Album | Jim Moray – Skulk

When Jim Moray’s last album came out in 2010, I featured it in the new release section of a folk music show I then hosted on student radio. Lively, complex and with all sorts of ideas and stylings from popular music, I expected my (less specialist) guests to love Moray’s In Modern History. “I’d just prefer it if he stripped it all away a bit,” moaned one. “Yeah, it would be nice to hear something a bit more traditional,” agreed another. They were wrong of course but then I guess there’s no pleasing some
people.

Fast forward a year and a half and Skulk may be that stripped down, earthier Jim Moray record that both his fans and critics had been waiting for. Well, for the most part. Moray is not an artist that likes to keep still musically and after the sparse Unthank-esque piano opener ‘The Captain’s Apprentice’, there are all sorts of new ideas underpinning what is initially a starkly more traditional offering when compared with Moray’s other records. Sometimes the innovations are subtle – unexpected time phrases, storming percussion; sometimes joyously obvious – ‘Big Love’ and ‘Hogeye Man’ for example jump head-first and energetically into whole new genre areas.

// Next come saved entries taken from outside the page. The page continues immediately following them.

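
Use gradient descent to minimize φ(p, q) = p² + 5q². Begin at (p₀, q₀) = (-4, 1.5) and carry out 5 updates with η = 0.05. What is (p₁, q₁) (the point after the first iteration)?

(-3.6, 0.75)

∇φ = (2p, 10q)
Step 1: at (-4, 1.5), ∇φ = (-8, 15) → (-4, 1.5) − 0.05·(-8, 15) = (-3.6, 0.75)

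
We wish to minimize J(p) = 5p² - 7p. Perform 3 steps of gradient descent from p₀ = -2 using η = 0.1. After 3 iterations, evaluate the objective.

J′(p) = 10p - 7
Step 1: J′(-2) = -27; p₁ = -2 − 0.1·(-27) = 0.7
Step 2: J′(0.7) = 0; p₂ = 0.7 − 0.1·0 = 0.7
Step 3: J′(0.7) = 0; p₃ = 0.7 − 0.1·0 = 0.7
J(0.7) = -2.45

-2.45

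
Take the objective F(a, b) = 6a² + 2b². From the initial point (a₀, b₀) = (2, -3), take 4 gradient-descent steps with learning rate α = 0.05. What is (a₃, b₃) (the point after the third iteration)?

∇F = (12a, 4b)
Step 1: at (2, -3), ∇F = (24, -12) → (2, -3) − 0.05·(24, -12) = (0.8, -2.4)
Step 2: at (0.8, -2.4), ∇F = (9.6, -9.6) → (0.8, -2.4) − 0.05·(9.6, -9.6) = (0.32, -1.92)
Step 3: at (0.32, -1.92), ∇F = (3.84, -7.68) → (0.32, -1.92) − 0.05·(3.84, -7.68) = (0.128, -1.536)

(0.128, -1.536)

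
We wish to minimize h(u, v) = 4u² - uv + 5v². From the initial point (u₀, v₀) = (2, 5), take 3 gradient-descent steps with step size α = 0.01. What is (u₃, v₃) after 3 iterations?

(1.682149, 3.69605)

∇h = (8u - v, -u + 10v)
(u₁, v₁) = (2, 5) − 0.01·(11, 48) = (1.89, 4.52)
(u₂, v₂) = (1.89, 4.52) − 0.01·(10.6, 43.31) = (1.784, 4.0869)
(u₃, v₃) = (1.784, 4.0869) − 0.01·(10.1851, 39.085) = (1.682149, 3.69605)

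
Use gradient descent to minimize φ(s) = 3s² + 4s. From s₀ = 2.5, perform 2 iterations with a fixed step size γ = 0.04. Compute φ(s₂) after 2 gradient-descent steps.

φ′(s) = 6s + 4
Step 1: φ′(2.5) = 19; s₁ = 2.5 − 0.04·19 = 1.74
Step 2: φ′(1.74) = 14.44; s₂ = 1.74 − 0.04·14.44 = 1.1624
φ(1.1624) = 8.70312128

8.70312128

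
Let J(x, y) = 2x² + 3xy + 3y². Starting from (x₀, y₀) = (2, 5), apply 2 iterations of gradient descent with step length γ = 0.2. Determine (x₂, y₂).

(0.8, 2)

∇J = (4x + 3y, 3x + 6y)
Step 1: at (2, 5), ∇J = (23, 36) → (2, 5) − 0.2·(23, 36) = (-2.6, -2.2)
Step 2: at (-2.6, -2.2), ∇J = (-17, -21) → (-2.6, -2.2) − 0.2·(-17, -21) = (0.8, 2)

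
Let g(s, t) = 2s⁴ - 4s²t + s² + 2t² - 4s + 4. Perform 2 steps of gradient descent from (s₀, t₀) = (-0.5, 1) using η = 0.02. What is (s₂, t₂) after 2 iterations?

(-0.41521024, 0.881728)

∇g = (8s³ - 8st + 2s - 4, -4s² + 4t)
Step 1: at (-0.5, 1), ∇g = (-2, 3) → (-0.5, 1) − 0.02·(-2, 3) = (-0.46, 0.94)
Step 2: at (-0.46, 0.94), ∇g = (-2.239488, 2.9136) → (-0.46, 0.94) − 0.02·(-2.239488, 2.9136) = (-0.41521024, 0.881728)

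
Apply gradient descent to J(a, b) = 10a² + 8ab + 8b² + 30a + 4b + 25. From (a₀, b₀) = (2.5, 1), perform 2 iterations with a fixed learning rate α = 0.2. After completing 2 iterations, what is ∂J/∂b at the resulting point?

∇J = (20a + 8b + 30, 8a + 16b + 4)
(a₁, b₁) = (2.5, 1) − 0.2·(88, 40) = (-15.1, -7)
(a₂, b₂) = (-15.1, -7) − 0.2·(-328, -228.8) = (50.5, 38.76)
∂J/∂b at (50.5, 38.76) = 1028.16

1028.16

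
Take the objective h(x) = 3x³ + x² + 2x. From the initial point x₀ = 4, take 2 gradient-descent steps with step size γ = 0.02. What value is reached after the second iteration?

h′(x) = 9x² + 2x + 2
x₁ = 4 − 0.02·154 = 0.92
x₂ = 0.92 − 0.02·11.4576 = 0.690848

0.690848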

The thing that ties it all together is Moray’s ability to tell a story. He’s never afraid to sentimentalise his lyrics, to charge the narratives with a voice and emotion that can be easy to lose under the metrics of traditional vernacular verse. And most importantly, he’s always looking for the best way that an old story might be told anew.

It’s hard to please all the people all of the time, but on Skulk Moray may do just that with a set of approaches traditional in sound, modern in spirit and as agile, as contradictory and as cunning as a fox on a moped.